A model
was designed for effective utilization of textile effluent
as the nutrient medium for the production of high-value products from Chlorella variabilis through a greener approach.
Biomass productivity of 74.96 ± 2.62 g/(m2/d) with
lipid yield of 20.1 ± 2.2% (wrt dry biomass) was obtained using
textile effluent as the nutrient source. A novel integrated process
is developed based on detergent (sodium dodecyl sulfate) hydrolysis
to convert the carbohydrates present in microalgal biomass to reducing
sugars for microbial fermentation, while making available lipids for
downstream processing of γ-linolenic acid, leaving the protein
rich fragment behind. Our experimental data showed that from 495 g
of microalgal biomass, 109.4 g total lipids was extracted containing
34.65 g γ-linolenic acid, and 1.3 g pure ε-polylysine
from 36.68 g of reducing sugars.

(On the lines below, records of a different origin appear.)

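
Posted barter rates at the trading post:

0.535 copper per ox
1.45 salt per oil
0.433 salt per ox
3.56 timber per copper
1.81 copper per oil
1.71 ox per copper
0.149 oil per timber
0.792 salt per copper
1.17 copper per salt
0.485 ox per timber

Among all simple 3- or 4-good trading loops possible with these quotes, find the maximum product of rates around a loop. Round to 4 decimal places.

timber→oil→copper→timber: 0.149 × 1.81 × 3.56 = 0.96010
timber→ox→copper→timber: 0.485 × 0.535 × 3.56 = 0.92373
timber→oil→salt→copper→timber: 0.149 × 1.45 × 1.17 × 3.56 = 0.89989
timber→ox→salt→copper→timber: 0.485 × 0.433 × 1.17 × 3.56 = 0.87471
copper→ox→salt→copper: 1.71 × 0.433 × 1.17 = 0.86630
Maximum is timber→oil→copper→timber at 0.9601; no arbitrage — every cycle loses value.

0.9601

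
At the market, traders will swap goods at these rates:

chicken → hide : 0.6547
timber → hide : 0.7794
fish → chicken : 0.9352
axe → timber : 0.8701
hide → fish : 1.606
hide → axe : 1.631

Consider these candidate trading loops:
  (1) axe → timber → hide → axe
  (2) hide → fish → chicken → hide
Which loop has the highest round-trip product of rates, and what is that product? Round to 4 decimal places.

(1) 0.8701 × 0.7794 × 1.631 = 1.10607
(2) 1.606 × 0.9352 × 0.6547 = 0.98331
Highest is cycle (1) at 1.1061 (>1, arbitrage).

1.1061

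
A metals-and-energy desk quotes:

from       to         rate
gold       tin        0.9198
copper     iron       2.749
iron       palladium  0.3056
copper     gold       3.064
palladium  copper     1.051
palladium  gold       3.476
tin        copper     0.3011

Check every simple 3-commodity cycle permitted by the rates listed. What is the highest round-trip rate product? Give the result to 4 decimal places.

0.8829

copper→iron→palladium→copper: 2.749 × 0.3056 × 1.051 = 0.88294
copper→gold→tin→copper: 3.064 × 0.9198 × 0.3011 = 0.84858
Maximum is copper→iron→palladium→copper at 0.8829; no arbitrage — every cycle loses value.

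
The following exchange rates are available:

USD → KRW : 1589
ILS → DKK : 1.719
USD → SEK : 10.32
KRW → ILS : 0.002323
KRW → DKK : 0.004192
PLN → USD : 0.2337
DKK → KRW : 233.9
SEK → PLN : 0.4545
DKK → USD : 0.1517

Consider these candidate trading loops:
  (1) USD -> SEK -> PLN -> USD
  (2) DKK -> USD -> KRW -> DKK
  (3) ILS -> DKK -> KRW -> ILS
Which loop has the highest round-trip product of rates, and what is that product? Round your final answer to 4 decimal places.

(1) 10.32 × 0.4545 × 0.2337 = 1.09616
(2) 0.1517 × 1589 × 0.004192 = 1.01049
(3) 1.719 × 233.9 × 0.002323 = 0.93402
Highest is cycle (1) at 1.0962 (>1, arbitrage).

1.0962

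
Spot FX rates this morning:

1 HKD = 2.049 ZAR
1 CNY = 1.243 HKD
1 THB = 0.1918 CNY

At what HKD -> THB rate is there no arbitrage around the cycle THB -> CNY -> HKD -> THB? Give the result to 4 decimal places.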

A two-step efficient green process
was developed for recovering ε-polylysine using ethylammonium
nitrate having 74% recovery. In addition to value-added products,
CSIR-CSMCRI’s Chlorella variabilis (ATCC PTA 12198) can remediate 100% of aluminum, 82.72% boron, 45.66%
calcium, 100% cobalt, 14.5% potassium, 0.1% magnesium, 42.18% sodium,
100% nickel, and 100% iron. A total decrease of 78.17% total phosphate
and 25.22% total inorganic phosphate with respect to total phosphate
present in the effluent was observed.